3. Determination and Action
If the determination is that an act of harassment has occurred, appropriate action will be taken. This action may include, but is not limited to:
- Written Reprimand
- Termination of employment
- If not an Earlham College community member, the person could be banned from College property.
Knowingly making a false report will subject the complainant to disciplinary action.
Any attempt to penalize or retaliate against members of the community involved is absolutely prohibited. A complaint of retaliation will result in a separate incident and be investigated.
Complainant or respondent may file an appeal within 10 academic days of receipt of the administrator’s decision. The only acceptable grounds for appeal are: a lapse of process that might have made a difference in the outcome, persuasive new evidence, or an inappropriate sanction.

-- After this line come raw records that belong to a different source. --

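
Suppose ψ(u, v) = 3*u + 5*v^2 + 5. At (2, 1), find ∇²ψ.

∂²ψ/∂u² = 0
∂²ψ/∂v² = 10
∇²ψ = 10
At (2, 1): 10.

10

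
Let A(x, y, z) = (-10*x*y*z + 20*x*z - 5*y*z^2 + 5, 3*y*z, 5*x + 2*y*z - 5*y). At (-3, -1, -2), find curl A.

(-6, -115, 80)

(∇×A)₁ = ∂A₃/∂y − ∂A₂/∂z = -3*y + 2*z - 5
(∇×A)₂ = ∂A₁/∂z − ∂A₃/∂x = -10*x*y + 20*x - 10*y*z - 5
(∇×A)₃ = ∂A₂/∂x − ∂A₁/∂y = 10*x*z + 5*z^2
∇×A = (-3*y + 2*z - 5, -10*x*y + 20*x - 10*y*z - 5, 10*x*z + 5*z^2)
At (-3, -1, -2): (-6, -115, 80).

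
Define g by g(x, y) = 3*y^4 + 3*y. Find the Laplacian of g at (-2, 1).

36

∂²g/∂x² = 0
∂²g/∂y² = 36*y^2
∇²g = 36*y^2
At (-2, 1): 36.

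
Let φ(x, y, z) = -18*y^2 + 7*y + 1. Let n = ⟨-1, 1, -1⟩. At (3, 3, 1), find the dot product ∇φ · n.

∂φ/∂x = 0
∂φ/∂y = -36*y + 7
∂φ/∂z = 0
∇φ at (3, 3, 1) = (0, -101, 0)
∇φ · n = (0)(-1) + (-101)(1) + (0)(-1) = -101

-101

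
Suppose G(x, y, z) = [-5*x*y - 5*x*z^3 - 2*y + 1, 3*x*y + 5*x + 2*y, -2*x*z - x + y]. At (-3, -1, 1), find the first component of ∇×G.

(∇×G)_1 = ∂G₃/∂y − ∂G₂/∂z
= 1 − (0)
= 1
At (-3, -1, 1): 1.

1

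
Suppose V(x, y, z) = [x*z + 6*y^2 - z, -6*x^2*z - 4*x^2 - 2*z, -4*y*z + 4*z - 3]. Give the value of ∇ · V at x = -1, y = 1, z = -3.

-3

∂V₁/∂x = z
∂V₂/∂y = 0
∂V₃/∂z = -4*y + 4
∇·V = -4*y + z + 4
At (-1, 1, -3): -3.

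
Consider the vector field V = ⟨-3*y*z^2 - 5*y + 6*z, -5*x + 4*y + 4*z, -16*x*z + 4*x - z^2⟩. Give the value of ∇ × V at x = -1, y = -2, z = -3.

(∇×V)₁ = ∂V₃/∂y − ∂V₂/∂z = -4
(∇×V)₂ = ∂V₁/∂z − ∂V₃/∂x = -6*y*z + 16*z + 2
(∇×V)₃ = ∂V₂/∂x − ∂V₁/∂y = 3*z^2
∇×V = (-4, -6*y*z + 16*z + 2, 3*z^2)
At (-1, -2, -3): (-4, -82, 27).

(-4, -82, 27)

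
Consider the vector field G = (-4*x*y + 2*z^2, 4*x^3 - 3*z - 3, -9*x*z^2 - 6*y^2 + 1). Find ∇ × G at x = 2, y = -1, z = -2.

(15, 28, 56)

(∇×G)₁ = ∂G₃/∂y − ∂G₂/∂z = -12*y + 3
(∇×G)₂ = ∂G₁/∂z − ∂G₃/∂x = 9*z^2 + 4*z
(∇×G)₃ = ∂G₂/∂x − ∂G₁/∂y = 12*x^2 + 4*x
∇×G = (-12*y + 3, 9*z^2 + 4*z, 12*x^2 + 4*x)
At (2, -1, -2): (15, 28, 56).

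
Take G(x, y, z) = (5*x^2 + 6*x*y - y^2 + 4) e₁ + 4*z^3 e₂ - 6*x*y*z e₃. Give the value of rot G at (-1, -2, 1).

(-6, -12, 2)

(∇×G)₁ = ∂G₃/∂y − ∂G₂/∂z = -6*x*z - 12*z^2
(∇×G)₂ = ∂G₁/∂z − ∂G₃/∂x = 6*y*z
(∇×G)₃ = ∂G₂/∂x − ∂G₁/∂y = -6*x + 2*y
∇×G = (-6*x*z - 12*z^2, 6*y*z, -6*x + 2*y)
At (-1, -2, 1): (-6, -12, 2).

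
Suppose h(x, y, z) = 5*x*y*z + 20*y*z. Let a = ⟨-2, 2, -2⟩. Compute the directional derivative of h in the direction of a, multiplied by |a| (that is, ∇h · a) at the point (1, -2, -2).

∂h/∂x = 5*y*z
∂h/∂y = 5*x*z + 20*z
∂h/∂z = 5*x*y + 20*y
∇h at (1, -2, -2) = (20, -50, -50)
∇h · a = (20)(-2) + (-50)(2) + (-50)(-2) = -40

-40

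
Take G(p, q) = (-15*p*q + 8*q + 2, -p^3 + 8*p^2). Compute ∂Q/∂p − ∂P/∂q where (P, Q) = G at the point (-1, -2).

-42

∂G₂/∂p = -3*p^2 + 16*p
∂G₁/∂q = -15*p + 8
Scalar curl = -3*p^2 + 31*p - 8
At (-1, -2): -42.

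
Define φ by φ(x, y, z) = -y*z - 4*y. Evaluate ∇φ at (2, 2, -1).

∂φ/∂x = 0
∂φ/∂y = -z - 4
∂φ/∂z = -y
∇φ = (0, -z - 4, -y)
At (2, 2, -1): (0, -3, -2).

(0, -3, -2)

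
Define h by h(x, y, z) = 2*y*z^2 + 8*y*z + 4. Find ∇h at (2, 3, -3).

(0, -6, -12)

∂h/∂x = 0
∂h/∂y = 2*z^2 + 8*z
∂h/∂z = 4*y*z + 8*y
∇h = (0, 2*z^2 + 8*z, 4*y*z + 8*y)
At (2, 3, -3): (0, -6, -12).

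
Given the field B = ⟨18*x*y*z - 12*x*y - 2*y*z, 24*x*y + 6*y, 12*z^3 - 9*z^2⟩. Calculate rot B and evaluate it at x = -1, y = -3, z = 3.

(∇×B)₁ = ∂B₃/∂y − ∂B₂/∂z = 0
(∇×B)₂ = ∂B₁/∂z − ∂B₃/∂x = 18*x*y - 2*y
(∇×B)₃ = ∂B₂/∂x − ∂B₁/∂y = -18*x*z + 12*x + 24*y + 2*z
∇×B = (0, 18*x*y - 2*y, -18*x*z + 12*x + 24*y + 2*z)
At (-1, -3, 3): (0, 60, -24).

(0, 60, -24)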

A person may appeal by submitting the following:
- Copy of the original complaint in writing;
- Copy of the administrator’s decision in writing;
- Statement of reasons for appeal.
This information should be submitted to the Vice President in the respective area of the initial complaint. If the administrator or focus of the complaint is the Vice President, the complainant or respondent may submit the appeal to the Director of Human Resources, who will determine an alternative administrator of the appeal, in consultation with the President. The complainant and respondent will receive the outcome of the appeal in writing within 30 academic days of the assignment of the appeal. The determination of the outcome of the appeal shall be made on the basis of a preponderance of evidence, that is, whether it is more likely than not that a lapse of process might have made a difference in the outcome, persuasive new evidence might have made a difference in the outcome, or an inappropriate sanction was given.
Records of all formal complaints will be maintained by the Department of Human Resources.